Keeping the covenant: the environment as a moral issue
IN September 1984, at the Fate of the Earth Conference, 19 Nobel prize winners issued a joint statement saying humanity faced extinction through either nuclear war or environmental catastrophe unless we quickly changed our ways. The statement went on to say, ``What nuclear war could do in 50 to 150 minutes, an exploding population assaulting the earth's life-support systems could do in 50 to 150 years.''
Scientists tell us there are at least four ecological situations that demand immediate remedial action on a global scale.
The rapid destruction of oxygen-supplying life forms. As we pollute our oceans, we are diminishing one of our greatest sources of oxygen for all life. The Mediterranean Sea is almost barren on the bottom; fish and vegetation that used to be so plentiful are now very sparse.
The other great oxygen factory, our forests, especially the tropical rain forests, are rapidly being destroyed by chain saws and bulldozers.
And ever since the Industrial Revolution, our industries, homes, and vehicles have been spewing forth prodigious quantities of both carbon dioxide and poisonous pollutants. The buildup of carbon dioxide will likely raise the average temperature of the surface of the earth through the ``greenhouse effect,'' so that the polar icecaps will gradually melt. This will cause the sea level to rise, thereby submerging many coastal cities.
The air in many urban areas is thick with irritating smog. Tall smokestacks spew forth oxides of sulfur and nitrogen, which add to high-flying particles from urban smog, and these are carried hundreds of miles to get dumped as ``acid rain'' on our forests and lakes, with destruction of plant and animal life resulting.
The loss of topsoil caused by deforestation and shortsighted farming practices. Many past civilizations have disappeared because their area became a desert. Babylonia in the valley of the Euphrates River and the Pueblo Indians in the southwestern part of the United States are two examples.
Just at the time when the human population is exploding at the greatest rate in history, our rich, arable land is being washed or blown away at an alarming rate. Widespread use of pesticides and fertilizers is polluting our streams, rivers, and coastal bays. Overuse of these pesticides is causing the emergence of new resistant strains of insect pests.
The ultimate cause of our environmental degradation is the huge increase in the earth's population since the advent of modern science and technology.
In the year 1880, the total population of the world was just 900 million. In the mid-1960s, it had soared to 3.2 billion, and in 1985, it stood at 4.86 billion. In other words, there are more than five times as many people now as there were a century ago.
It is the pressure of exploding populations in the third world which is causing the bulldozing of the fragile tropical rain forests in the hope of growing more food.

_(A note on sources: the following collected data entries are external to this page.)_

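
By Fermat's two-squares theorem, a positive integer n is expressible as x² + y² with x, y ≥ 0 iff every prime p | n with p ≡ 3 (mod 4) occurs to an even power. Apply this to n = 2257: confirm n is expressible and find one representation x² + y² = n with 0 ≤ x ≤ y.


Step 1: Factor n = 2257 = 37 · 61.
Step 2: Check the mod-4 condition on each prime factor: 37 ≡ 1 (mod 4), exponent 1; 61 ≡ 1 (mod 4), exponent 1.
All primes ≡ 3 (mod 4) appear to even exponent (or don't appear), so by the two-squares theorem n IS expressible as a sum of two squares.
Step 3: Build a representation. Here n = 37 · 61 is a product of primes ≡ 1 (mod 4). Each prime p ≡ 1 (mod 4) is itself a sum of two squares; find a² by testing p − a² for a perfect square:
  37: 37 − 1² = 36 = 6² ⇒ 37 = 1² + 6².
  61: 61 − 1² = 60, 61 − 2² = 57, 61 − 3² = 52, 61 − 4² = 45, 61 − 5² = 36 = 6² ⇒ 61 = 5² + 6².
  Combine using the Brahmagupta–Fibonacci identity (a² + b²)(c² + d²) = (ac − bd)² + (ad + bc)² = (ac + bd)² + (ad − bc)²:
  37 · 61 = 2257: from (1² + 6²)(5² + 6²), take (1·5 − 6·6, 1·6 + 6·5) = (5 − 36, 6 + 30) = (-31, 36); dropping signs (only squares matter) gives (31, 36); check 31² + 36² = 961 + 1296 = 2257 ✓.
Step 4: Order so x ≤ y and verify: 31² + 36² = 961 + 1296 = 2257 = n. ✓

n = 2257 = 31² + 36² (one valid representation with x ≤ y).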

Commissions of the United Nations have warned that if a global family-planning program is not applied vigorously, the carrying capacity of our planet will soon be exceeded.
The rapid depletion of our drinking water supplies. For instance, the Oglala Aquifer under the Great Plains states of the US is almost exhausted. In parts of the Dallas-Fort Worth area, the water table has dropped more than 400 feet in 25 years. What we are not using up we are polluting. Carelessly discarded industrial wastes have already poisoned ground water that many people have depended on for their supply. ``Love Canals'' are being discovered all over.
The partial destruction of the ozone layer in the atmosphere. Ozone protects us from the strong ultraviolet radiation from the sun. If we continue to release chlorofluorocarbons as we have been doing in recent years, we may destroy up to one-half of the ozone layer in the next 150 years, and this would surely result in the extinction of many life forms.
One may well wonder why so pitifully little has been done by our leaders to recognize and take action against these many threats to the very existence of all of us.
An indication may be found in a poll taken in a Western state. When people were asked to give their choices of the greatest moral issues facing us, they listed abortion, nuclear proliferation, and a dozen other ``more important'' concerns. Only 3 percent listed the environment. These other ``more important'' issues are ones about which organized religion has been arousing people.
Religious leaders are going to have to realize that the destruction of God's green earth is a paramount moral issue. We need to make it a moral issue when captains of industry pollute our air and water. It is a moral issue when we clear-cut our forests and let our precious topsoil wash away into rivers and oceans.
We will not make much headway against the organized forces of greed until most people are as horrified by acts that could lead to the extinction of life on earth as they are by rape, murder, or terrorism.
The religious denominations based upon the Bible can find references that concern all of God's creation. The ``covenant'' the Bible speaks of, moreover, was not just between God and humans but was rather a three-way covenant. Nature was the third party. In one passage we are reminded that we must honor our part in this covenant, ``lest the land vomit you out when you defile it.'' A very ecological warning!
Truly, the destruction of our planet is the greatest moral challenge mankind has ever faced.
Joseph S. Carter, a retired chemist, lives in Glen Mills, Pa.